On 28 November, the first group of young people (aged 16 to 18) will be welcomed to the International Security Expo and introduced to employment roles that require engineers, design technology, electronics, public protection and disaster response skills, etc. There are roles for the academic and non-academic. The youngsters will leave Olympia in London realising that, wherever they see their employable strengths taking them, there is a pathway in the security industry. This initiative will be hosted by all of the major security events in the UK. The next will be at held Security and Counter Terror Expo.
The initiative will be perennial, returning each year with a new cohort of teenagers. We’re now seeking more companies willing to reinforce interested individuals with a few days of work experience to really cement their plans.
Chartered Security Professionals
The Chartered Security Professional… It’s not a new concept and, hopefully, this isn’t the first time you’ve heard of it. Every plan must have a goal and, if professionalisation is your driver, the ‘Gold Standard’ should be Chartered status. The Charter is owned by The Worshipful Company of Security Professionals, but it’s The Security Institute that manages the qualification.
Both the Security Industry Authority and the Centre for the Protection of National Infrastructure have recognised the standard as a strategic qualification. Applications can be submitted through the Institute or ASIS’ UK Chapter. It’s a personal qualification that recognises the highest levels of capability and ethical practice.
Never has there been a time where collaboration has been so active. Whether it be cyber, counter-terrorism or business crime, Government and the police are realising that they must seek to partner with the private security industry if they’re to really make an impact on countering future threats.

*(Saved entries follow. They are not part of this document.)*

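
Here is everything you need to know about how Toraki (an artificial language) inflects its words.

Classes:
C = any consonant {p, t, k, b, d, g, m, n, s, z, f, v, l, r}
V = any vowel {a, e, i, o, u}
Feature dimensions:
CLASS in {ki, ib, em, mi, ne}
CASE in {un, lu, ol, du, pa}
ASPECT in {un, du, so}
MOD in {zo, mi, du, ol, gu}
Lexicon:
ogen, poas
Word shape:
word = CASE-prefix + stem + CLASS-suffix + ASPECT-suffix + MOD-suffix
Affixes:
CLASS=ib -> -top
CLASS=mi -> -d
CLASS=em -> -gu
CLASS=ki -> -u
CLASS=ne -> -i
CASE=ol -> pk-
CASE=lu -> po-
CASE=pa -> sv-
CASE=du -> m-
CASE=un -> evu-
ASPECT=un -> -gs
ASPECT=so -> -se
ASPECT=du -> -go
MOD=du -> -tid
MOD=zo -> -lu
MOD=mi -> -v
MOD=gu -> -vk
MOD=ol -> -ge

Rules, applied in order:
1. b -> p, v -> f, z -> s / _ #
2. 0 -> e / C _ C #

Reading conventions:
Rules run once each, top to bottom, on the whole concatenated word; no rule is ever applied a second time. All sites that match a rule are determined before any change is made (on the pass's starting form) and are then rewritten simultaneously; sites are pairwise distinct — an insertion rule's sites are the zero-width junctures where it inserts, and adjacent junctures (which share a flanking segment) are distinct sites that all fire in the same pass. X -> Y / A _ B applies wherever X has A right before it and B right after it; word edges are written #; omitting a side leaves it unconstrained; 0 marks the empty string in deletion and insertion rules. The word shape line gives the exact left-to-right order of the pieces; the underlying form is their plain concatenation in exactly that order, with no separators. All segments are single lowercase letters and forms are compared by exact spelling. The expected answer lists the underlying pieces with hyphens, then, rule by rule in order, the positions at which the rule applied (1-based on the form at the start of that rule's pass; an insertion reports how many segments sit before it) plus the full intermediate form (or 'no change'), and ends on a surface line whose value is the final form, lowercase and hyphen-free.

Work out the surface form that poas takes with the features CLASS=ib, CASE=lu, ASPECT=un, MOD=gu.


underlying: po-poas-top-gs-vk
1. b -> p, v -> f, z -> s / _ #: no change
2. 0 -> e / C _ C #: inserts after position(s) 12: popoastopgsvek
surface: popoastopgsvek


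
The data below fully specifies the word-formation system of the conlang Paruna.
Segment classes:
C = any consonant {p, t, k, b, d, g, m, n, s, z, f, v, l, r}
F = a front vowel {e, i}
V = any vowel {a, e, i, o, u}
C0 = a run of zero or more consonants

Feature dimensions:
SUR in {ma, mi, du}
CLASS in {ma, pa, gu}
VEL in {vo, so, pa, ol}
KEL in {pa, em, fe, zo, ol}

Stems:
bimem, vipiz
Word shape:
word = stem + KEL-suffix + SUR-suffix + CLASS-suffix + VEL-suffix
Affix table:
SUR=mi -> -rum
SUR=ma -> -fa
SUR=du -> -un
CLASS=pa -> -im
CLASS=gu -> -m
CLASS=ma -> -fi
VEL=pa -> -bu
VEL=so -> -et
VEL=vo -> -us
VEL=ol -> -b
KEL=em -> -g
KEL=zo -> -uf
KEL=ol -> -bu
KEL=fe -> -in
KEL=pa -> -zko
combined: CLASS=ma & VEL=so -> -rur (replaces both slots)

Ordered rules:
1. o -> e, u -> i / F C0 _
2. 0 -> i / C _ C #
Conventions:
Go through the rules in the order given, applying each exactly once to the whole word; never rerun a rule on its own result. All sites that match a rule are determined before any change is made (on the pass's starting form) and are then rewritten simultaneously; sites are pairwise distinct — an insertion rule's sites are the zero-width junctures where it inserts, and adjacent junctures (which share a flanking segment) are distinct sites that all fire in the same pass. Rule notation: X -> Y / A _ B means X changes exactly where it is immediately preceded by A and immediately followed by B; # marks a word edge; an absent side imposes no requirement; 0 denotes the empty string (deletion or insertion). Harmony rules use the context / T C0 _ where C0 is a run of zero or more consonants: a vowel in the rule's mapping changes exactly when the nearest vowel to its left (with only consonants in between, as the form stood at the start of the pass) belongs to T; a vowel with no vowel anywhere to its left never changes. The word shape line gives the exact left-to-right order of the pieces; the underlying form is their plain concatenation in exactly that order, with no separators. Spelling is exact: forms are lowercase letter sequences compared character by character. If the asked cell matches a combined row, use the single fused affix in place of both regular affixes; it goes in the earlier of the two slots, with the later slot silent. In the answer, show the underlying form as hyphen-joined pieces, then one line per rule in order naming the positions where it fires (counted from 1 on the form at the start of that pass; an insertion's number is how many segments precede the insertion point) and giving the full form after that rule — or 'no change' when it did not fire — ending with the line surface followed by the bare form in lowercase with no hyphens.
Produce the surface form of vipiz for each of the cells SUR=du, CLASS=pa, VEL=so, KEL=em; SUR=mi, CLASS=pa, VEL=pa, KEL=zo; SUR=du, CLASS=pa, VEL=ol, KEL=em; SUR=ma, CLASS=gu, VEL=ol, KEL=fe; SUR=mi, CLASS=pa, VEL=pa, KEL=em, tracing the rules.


cell SUR=du, CLASS=pa, VEL=so, KEL=em:
underlying: vipiz-g-un-im-et
1. o -> e, u -> i / F C0 _: fires at position(s) 7: vipizginimet
2. 0 -> i / C _ C #: no change
surface: vipizginimet

cell SUR=mi, CLASS=pa, VEL=pa, KEL=zo:
underlying: vipiz-uf-rum-im-bu
1. o -> e, u -> i / F C0 _: fires at position(s) 6, 14: vipizifrumimbi
2. 0 -> i / C _ C #: no change
surface: vipizifrumimbi

cell SUR=du, CLASS=pa, VEL=ol, KEL=em:
underlying: vipiz-g-un-im-b
1. o -> e, u -> i / F C0 _: fires at position(s) 7: vipizginimb
2. 0 -> i / C _ C #: inserts after position(s) 10: vipizginimib
surface: vipizginimib

cell SUR=ma, CLASS=gu, VEL=ol, KEL=fe:
underlying: vipiz-in-fa-m-b
1. o -> e, u -> i / F C0 _: no change
2. 0 -> i / C _ C #: inserts after position(s) 10: vipizinfamib
surface: vipizinfamib

cell SUR=mi, CLASS=pa, VEL=pa, KEL=em:
underlying: vipiz-g-rum-im-bu
1. o -> e, u -> i / F C0 _: fires at position(s) 8, 13: vipizgrimimbi
2. 0 -> i / C _ C #: no change
surface: vipizgrimimbi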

Plans are progressing and making a real difference, in turn improving research and driving the standards of protection beyond any results that could have been realised in their silos.
The Step Change Programme has developed multiple collaborative working groups that are each responsible for an aspect of business affected by terrorism. The National Business Crime Centre and the Police and Security Group Initiative, for example, are promoting closer working relationships between front line officers, the police and the business community. The results are remarkable.
The Security Industry Authority has been reinforced by the Home Office review of its licensing activity and is now engaging with its customers in every aspect of their business. It’s all about earning what the industry wants, listening to what the industry has to offer and leading with confidence to improve licencing, while also recognising good performance from businesses and individuals alike.
The Security Institute is involved in each and every one of these initiatives. It was in our plan to assist, connect experts and raise awareness of opportunities and be involved in all the collaborative activities on offer. The membership of this organisation has stepped up to the mark on every occasion.
More than a network
The Institute is more than a network. It’s more than education and development. The Security Institute has become the place where members gain access to the wider arena and projects that are not directly linked to their job. Those that engage inevitably raise their profile. The business that employs them gains recognition as a market leader.
The Institute raises standards and brings the collective skills of almost 3,000 people to bear on any given security problem and across every discipline of security.
If you wish to develop your skills and knowledge and meet and collaborate with professionals in order to be recognised as one of them, the solution is simple. Make sure you build engagement with The Security Institute into your current and future plans.